El día de ayer, se dio a conocer la vergonzosa noticia sobre el hallazgo de 49 muertos (o 68, según la fuente), en el municipio de Cadereyta, a 40 kilómetros de Monterrey. Pero no fue un hallazgo de cadáveres solamente, todos los cuerpos se encontraban mutilados; sin cabeza ni manos.

Por si esto fuera poco, también se presume que los 49 cuerpos podrían ser de inmigrantes por la cantidad de ejecutados. Desafortunadamente, ninguna dependencia del gobierno federal y mucho menos el “presidente”, Felipe Calderón, se han pronunciado sobre lo acontecido.

Lo que pasó en Cadereyta es una prueba más de que Calderón miente al asegurar que la violencia ha disminuido gracias a su guerra contra el narcotráfico. Sería absurdo pensar que hemos avanzado en el campo de la “batalla” contra el crimen organizado cuando varias veces nos ha estremecido la noticia de que se encontraron cuerpos cercenados.

Cómo olvidar a los 72 indocumentados muertos el 24 de agosto de 2010, quienes pertenecían a diversos países de Centro y Sudamérica y que hasta la fecha, sus asesinos no han sido capturados.

Sin embargo, lo peor no es que se hallen cuerpos en estas condiciones, lo más grave del asunto, es que para la perspectiva de los mexicanos este tipo de situaciones es común. Es decir, lo que en cualquier parte del mundo sería para condenarse, en México parece no tener oídos ni importancia, pues hay que ver que ni el presidente ha dicho algo sobre las mutilaciones.

Ahora bien, ¿así vamos ganando contra el crimen organizado?, ¿tenemos que creerle a Felipe Calderón cuando dice que la violencia ha disminuido considerablemente?, ¿es verdad que vivimos mejor?, no es cierto, señores.

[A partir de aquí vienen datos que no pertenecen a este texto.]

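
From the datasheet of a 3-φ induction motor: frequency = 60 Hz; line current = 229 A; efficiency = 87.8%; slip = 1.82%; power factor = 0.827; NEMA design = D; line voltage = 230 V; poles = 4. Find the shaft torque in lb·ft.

264 lb·ft

P_in = √3·V·I·cosφ = 1.732 × 230 × 229 × 0.827 = 75443 W
P_out = η·P_in = 0.878 × 75443 = 66239 W
n_s = 120×60/4 = 1800 rpm; n = 1800×(1−0.0182) = 1767 rpm
ω = 2π×1767/60 = 185 rad/s
τ = P_out/ω = 66239/185 = 358 N·m
In lb·ft: 358/1.356 = 264 lb·ft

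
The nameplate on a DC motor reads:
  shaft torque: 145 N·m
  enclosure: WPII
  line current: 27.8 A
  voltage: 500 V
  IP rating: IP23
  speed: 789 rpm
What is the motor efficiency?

86.2 %

ω = 2π × 789/60 = 82.62 rad/s; P_out = τω = 145 × 82.62 = 11980 W
P_in = V·I = 500 × 27.8 = 13900 W
η = P_out / P_in = 11980 / 13900 = 0.862 = 86.2%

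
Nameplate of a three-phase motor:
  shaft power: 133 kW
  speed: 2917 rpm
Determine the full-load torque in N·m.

ω = 2π × 2917/60 = 305.5 rad/s
τ = P/ω = 133000/305.5 = 435 N·m

435 N·m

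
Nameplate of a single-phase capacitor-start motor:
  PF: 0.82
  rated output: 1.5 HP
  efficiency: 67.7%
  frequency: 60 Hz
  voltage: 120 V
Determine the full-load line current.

16.8 A

P_out = 1.5 × 746 = 1119 W
P_in = P_out / η = 1119 / 0.677 = 1653 W
I = P_in / (V·cosφ) = 1653 / (120 × 0.82) = 16.8 A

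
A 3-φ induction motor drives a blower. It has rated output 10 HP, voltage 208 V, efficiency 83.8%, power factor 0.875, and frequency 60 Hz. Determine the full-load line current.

28.2 A

P_out = 10 × 746 = 7460 W
P_in = P_out / η = 7460 / 0.838 = 8902 W
I_L = P_in / (√3·V_L·cosφ) = 8902 / (1.732 × 208 × 0.875) = 28.2 A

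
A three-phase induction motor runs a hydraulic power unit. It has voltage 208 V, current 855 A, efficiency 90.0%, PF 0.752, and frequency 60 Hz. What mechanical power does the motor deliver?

P_in = √3·V·I·cosφ = 1.732 × 208 × 855 × 0.752 = 231630 W
P_out = η·P_in = 0.9 × 231630 = 208467 W

208 kW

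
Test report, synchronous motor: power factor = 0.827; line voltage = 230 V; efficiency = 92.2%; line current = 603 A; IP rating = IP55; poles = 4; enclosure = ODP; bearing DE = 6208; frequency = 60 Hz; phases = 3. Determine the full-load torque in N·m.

972 N·m

P_in = √3·V·I·cosφ = 1.732 × 230 × 603 × 0.827 = 198655 W
P_out = η·P_in = 0.922 × 198655 = 183160 W
n = n_s = 120×60/4 = 1800 rpm (synchronous)
ω = 2π×1800/60 = 188.5 rad/s
τ = P_out/ω = 183160/188.5 = 972 N·m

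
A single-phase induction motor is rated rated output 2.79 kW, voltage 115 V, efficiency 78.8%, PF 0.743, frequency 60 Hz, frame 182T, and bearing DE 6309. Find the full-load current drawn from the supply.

P_out = 2.79 kW = 2790 W
P_in = P_out / η = 2790 / 0.788 = 3541 W
I = P_in / (V·cosφ) = 3541 / (115 × 0.743) = 41.4 A

41.4 A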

Vivimos en una situación en la que desafortunadamente hasta nuestras autoridades están coludidas con los narcotraficantes, no hay que olvidar a los funcionarios del Instituto Nacional de Migración que ayudaban a los del crimen organizado a secuestrar personas para involucrarlos en actividades delictivas.

No podemos dejar pasar esto, hay que reclamar a Felipe Calderón que su seguridad es una verdadera falacia y que, a pesar de que cada día nos quiere “dar atole con el dedo” diciéndonos que atrapan a los criminales más buscados, la violencia no cesa y no parece que lo vaya a hacer de aquí a que termine su sexenio.

Cómo deseamos que llegue el 1 de diciembre para poder decir adiós al partido que más daño le ha hecho a los mexicanos: el PAN.